Look at second hand. I bought a Fabarm that had already had many 10's of thousands of rounds through it. Looks rough but functions extremely well. Only time I've had an issue was foliage from the maimai getting caught in the action. That would have to go into the operator error category though.

----------


## gonetropo

my fabarm was $850 c/w mag extension. camo finish on the stock was worn but apart from that its mint. shoots any weight projectile and is also rated full choke with steel.

----------


## Gloves

So I was in christchurch Sunday and somehow I ended up owning a "ranger m5" got a not too bad deal.

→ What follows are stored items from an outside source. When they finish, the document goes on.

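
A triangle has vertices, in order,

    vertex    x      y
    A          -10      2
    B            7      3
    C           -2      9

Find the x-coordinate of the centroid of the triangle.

-5/3

Apply the shoelace formula. First the cross-terms c_i = x_i·y_{i+1} − x_{i+1}·y_i:
  -44, 69, 86  ⇒  2A = 111, A = 55.5.
Then Σ (x_i + x_{i+1})·c_i = -555, so x̄ = -555 / (6·55.5) = -5/3.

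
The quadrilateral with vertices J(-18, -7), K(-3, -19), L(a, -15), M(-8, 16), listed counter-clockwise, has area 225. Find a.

-4

Write out the shoelace sum; only the two edges meeting at L involve a:
2·Area = [((-3)·(-15) − a·(-19)) + (a·16 − (-8)·(-15))] + 665
       = 35·a + 590 = 450
⇒ a = -4.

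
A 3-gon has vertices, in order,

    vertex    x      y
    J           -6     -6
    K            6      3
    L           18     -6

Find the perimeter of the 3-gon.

54

|JK| = √((12)² + (9)²) = √225 = 15
|KL| = √((12)² + (-9)²) = √225 = 15
|LJ| = √((-24)² + (0)²) = √576 = 24
Perimeter = 15 + 15 + 24 = 54.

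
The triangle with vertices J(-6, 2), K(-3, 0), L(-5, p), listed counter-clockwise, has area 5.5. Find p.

5

The doubled signed area Σ (x_i y_{i+1} − x_{i+1} y_i) is linear in p.
With p=0 it equals -4; the coefficient of p is 3 (from the two edges through L).
So 3·p + -4 = 2·5.5 = 11 ⇒ p = 5.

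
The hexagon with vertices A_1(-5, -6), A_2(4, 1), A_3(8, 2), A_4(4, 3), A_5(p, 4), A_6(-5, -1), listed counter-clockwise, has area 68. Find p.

The doubled signed area Σ (x_i y_{i+1} − x_{i+1} y_i) is linear in p.
With p=0 it equals 96; the coefficient of p is -4 (from the two edges through A_5).
So -4·p + 96 = 2·68 = 136 ⇒ p = -10.

-10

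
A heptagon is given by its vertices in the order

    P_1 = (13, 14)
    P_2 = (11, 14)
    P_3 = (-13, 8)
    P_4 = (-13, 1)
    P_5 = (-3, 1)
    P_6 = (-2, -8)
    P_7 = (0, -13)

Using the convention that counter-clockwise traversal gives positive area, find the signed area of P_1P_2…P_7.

300

Σ = (28) + (270) + (91) + (-10) + (26) + (26) + (169) = 600
Signed area = Σ/2 = 300 (positive ⇒ counter-clockwise traversal).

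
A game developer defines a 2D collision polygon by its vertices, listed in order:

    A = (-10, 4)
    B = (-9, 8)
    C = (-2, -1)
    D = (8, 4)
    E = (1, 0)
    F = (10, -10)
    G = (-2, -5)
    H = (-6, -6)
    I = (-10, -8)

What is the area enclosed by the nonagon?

126.5

Apply the shoelace (surveyor's) formula: 2A = Σ (x_i·y_{i+1} − x_{i+1}·y_i), indices taken mod 9.
Σ = (-44) + (25) + (0) + (-4) + (-10) + (-70) + (-18) + (-12) + (-120) = -253
Area = |Σ|/2 = 126.5.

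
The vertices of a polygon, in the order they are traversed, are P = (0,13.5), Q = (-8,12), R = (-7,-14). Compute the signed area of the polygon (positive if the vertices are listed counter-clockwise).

104.75

Apply Gauss's area formula: 2A = Σ (x_i·y_{i+1} − x_{i+1}·y_i), indices taken mod 3.
Σ = (108) + (196) + (-94.5) = 209.5
Signed area = Σ/2 = 104.75 (positive ⇒ counter-clockwise traversal).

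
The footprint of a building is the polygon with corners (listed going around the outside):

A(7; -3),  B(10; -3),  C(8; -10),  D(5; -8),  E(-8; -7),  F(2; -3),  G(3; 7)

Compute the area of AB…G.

88.5

Apply the shoelace formula: 2A = Σ (x_i·y_{i+1} − x_{i+1}·y_i), indices taken mod 7.
A→B: (7)(-3) − (10)(-3) = 9
B→C: (10)(-10) − (8)(-3) = -76
C→D: (8)(-8) − (5)(-10) = -14
D→E: (5)(-7) − (-8)(-8) = -99
E→F: (-8)(-3) − (2)(-7) = 38
F→G: (2)(7) − (3)(-3) = 23
G→A: (3)(-3) − (7)(7) = -58
Σ = -177
Area = |Σ|/2 = 88.5.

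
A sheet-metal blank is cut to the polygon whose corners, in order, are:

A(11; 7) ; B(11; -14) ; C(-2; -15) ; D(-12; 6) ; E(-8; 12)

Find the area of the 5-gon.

Σ = (-231) + (-193) + (-192) + (-96) + (-188) = -900
Area = |Σ|/2 = 450.

450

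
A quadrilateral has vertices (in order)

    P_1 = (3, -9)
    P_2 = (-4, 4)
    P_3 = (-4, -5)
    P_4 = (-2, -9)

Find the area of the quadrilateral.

41.5

Σ = (-24) + (36) + (26) + (45) = 83
Area = |Σ|/2 = 41.5.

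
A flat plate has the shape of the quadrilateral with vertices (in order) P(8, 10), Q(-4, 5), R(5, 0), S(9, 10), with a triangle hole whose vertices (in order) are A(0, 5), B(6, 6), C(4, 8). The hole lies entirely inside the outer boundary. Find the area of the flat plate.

Outer boundary:
Apply the shoelace (surveyor's) formula: 2A = Σ (x_i·y_{i+1} − x_{i+1}·y_i), indices taken mod 4.
Σ = (80) + (-25) + (50) + (10) = 115
Area = |Σ|/2 = 57.5.
Hole:
A→B: (0)(6) − (6)(5) = -30
B→C: (6)(8) − (4)(6) = 24
C→A: (4)(5) − (0)(8) = 20
Σ = 14
Area = |Σ|/2 = 7.
Net area = 57.5 − 7 = 50.5.

50.5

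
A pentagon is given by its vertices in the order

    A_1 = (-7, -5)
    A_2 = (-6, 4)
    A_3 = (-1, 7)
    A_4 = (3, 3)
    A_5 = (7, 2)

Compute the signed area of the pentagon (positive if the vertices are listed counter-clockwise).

Apply Gauss's area formula: 2A = Σ (x_i·y_{i+1} − x_{i+1}·y_i), indices taken mod 5.
A_1→A_2: (-7)(4) − (-6)(-5) = -58
A_2→A_3: (-6)(7) − (-1)(4) = -38
A_3→A_4: (-1)(3) − (3)(7) = -24
A_4→A_5: (3)(2) − (7)(3) = -15
A_5→A_1: (7)(-5) − (-7)(2) = -21
Σ = -156
Signed area = Σ/2 = -78 (negative ⇒ clockwise traversal).

-78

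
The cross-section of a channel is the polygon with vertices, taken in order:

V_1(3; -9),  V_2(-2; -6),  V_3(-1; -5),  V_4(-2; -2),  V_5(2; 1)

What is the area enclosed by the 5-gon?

29.5

Apply Gauss's area formula: 2A = Σ (x_i·y_{i+1} − x_{i+1}·y_i), indices taken mod 5.
Σ = (-36) + (4) + (-8) + (2) + (-21) = -59
Area = |Σ|/2 = 29.5.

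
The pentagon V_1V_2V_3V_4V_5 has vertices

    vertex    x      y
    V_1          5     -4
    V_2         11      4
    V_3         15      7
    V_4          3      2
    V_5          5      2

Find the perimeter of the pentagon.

36

|V_1V_2| = √((6)² + (8)²) = √100 = 10
|V_2V_3| = √((4)² + (3)²) = √25 = 5
|V_3V_4| = √((-12)² + (-5)²) = √169 = 13
|V_4V_5| = √((2)² + (0)²) = √4 = 2
|V_5V_1| = √((0)² + (-6)²) = √36 = 6
Perimeter = 10 + 5 + 13 + 2 + 6 = 36.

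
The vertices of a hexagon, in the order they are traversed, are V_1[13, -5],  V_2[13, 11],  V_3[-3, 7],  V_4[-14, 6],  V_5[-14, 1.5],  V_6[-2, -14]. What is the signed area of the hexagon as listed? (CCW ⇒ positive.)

Σ = (208) + (124) + (80) + (63) + (199) + (192) = 866
Signed area = Σ/2 = 433 (positive ⇒ counter-clockwise traversal).

433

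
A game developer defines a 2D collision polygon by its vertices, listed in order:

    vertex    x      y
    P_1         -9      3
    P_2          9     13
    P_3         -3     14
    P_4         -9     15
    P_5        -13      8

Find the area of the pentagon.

Apply the shoelace formula: 2A = Σ (x_i·y_{i+1} − x_{i+1}·y_i), indices taken mod 5.
Σ = (-144) + (165) + (81) + (123) + (33) = 258
Area = |Σ|/2 = 129.

129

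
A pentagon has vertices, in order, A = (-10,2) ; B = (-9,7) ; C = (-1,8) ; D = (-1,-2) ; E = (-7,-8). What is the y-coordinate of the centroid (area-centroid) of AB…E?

Apply Gauss's area formula. First the cross-terms c_i = x_i·y_{i+1} − x_{i+1}·y_i:
  -52, -65, 10, -6, -94  ⇒  2A = -207, A = -103.5.
Then Σ (y_i + y_{i+1})·c_i = -759, so ȳ = -759 / (6·(-103.5)) = 11/9.

11/9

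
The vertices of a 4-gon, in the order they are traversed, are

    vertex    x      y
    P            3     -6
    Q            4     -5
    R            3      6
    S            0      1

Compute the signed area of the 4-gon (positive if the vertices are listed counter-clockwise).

Apply the shoelace (surveyor's) formula: 2A = Σ (x_i·y_{i+1} − x_{i+1}·y_i), indices taken mod 4.
Cross-terms: 9, 39, 3, -3  ⇒  Σ = 48
Signed area = Σ/2 = 24 (positive ⇒ counter-clockwise traversal).

24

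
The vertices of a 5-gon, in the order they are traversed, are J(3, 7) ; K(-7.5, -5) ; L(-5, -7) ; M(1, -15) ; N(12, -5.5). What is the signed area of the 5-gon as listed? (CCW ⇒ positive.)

Σ = (37.5) + (27.5) + (82) + (174.5) + (100.5) = 422
Signed area = Σ/2 = 211 (positive ⇒ counter-clockwise traversal).

211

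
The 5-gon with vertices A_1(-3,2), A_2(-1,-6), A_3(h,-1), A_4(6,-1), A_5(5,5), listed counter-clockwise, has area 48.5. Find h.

2

The doubled signed area Σ (x_i y_{i+1} − x_{i+1} y_i) is linear in h.
With h=0 it equals 87; the coefficient of h is 5 (from the two edges through A_3).
So 5·h + 87 = 2·48.5 = 97 ⇒ h = 2.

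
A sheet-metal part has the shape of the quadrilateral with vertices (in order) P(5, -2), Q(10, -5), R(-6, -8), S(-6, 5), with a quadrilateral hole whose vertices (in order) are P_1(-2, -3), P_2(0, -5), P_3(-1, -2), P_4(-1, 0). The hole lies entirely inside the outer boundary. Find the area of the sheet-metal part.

Outer boundary:
Apply Gauss's area formula: 2A = Σ (x_i·y_{i+1} − x_{i+1}·y_i), indices taken mod 4.
Cross-terms: -5, -110, -78, -13  ⇒  Σ = -206
Area = |Σ|/2 = 103.
Hole:
Apply Gauss's area formula: 2A = Σ (x_i·y_{i+1} − x_{i+1}·y_i), indices taken mod 4.
P_1→P_2: (-2)(-5) − (0)(-3) = 10
P_2→P_3: (0)(-2) − (-1)(-5) = -5
P_3→P_4: (-1)(0) − (-1)(-2) = -2
P_4→P_1: (-1)(-3) − (-2)(0) = 3
Σ = 6
Area = |Σ|/2 = 3.
Net area = 103 − 3 = 100.

100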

To my surprise despite all the talk of "development" etc being done by guncity on these shotguns making people think this is they're own design, it is in fact a rebranded asi ultramax and it's made in Turkey not china.
The machining of the reciever and bolt are as good if not better than my stoeger, fit and finish is pretty decent and a lot better than I expected. Furniture is comfy but a little on the toy plastic side of things, nevertheless seems sturdy enough. Yet to put any rounds through it I'm currently chilling on the couch manually cycling the action to smooth out any high spots. 
Will update after its first outting. Have machined an oversized charging handle already, the supplied one is rather midget and a little sharp.

----------


## Kiwilad2021

So any updates from anyone on the ranger m5? 
I just brought one today and keen to hear what others think.

----------


## Russian 22.

> So any updates from anyone on the ranger m5? 
> I just brought one today and keen to hear what others think.


shoot a brick through it and let us know what you think. idk anyone who owns one

----------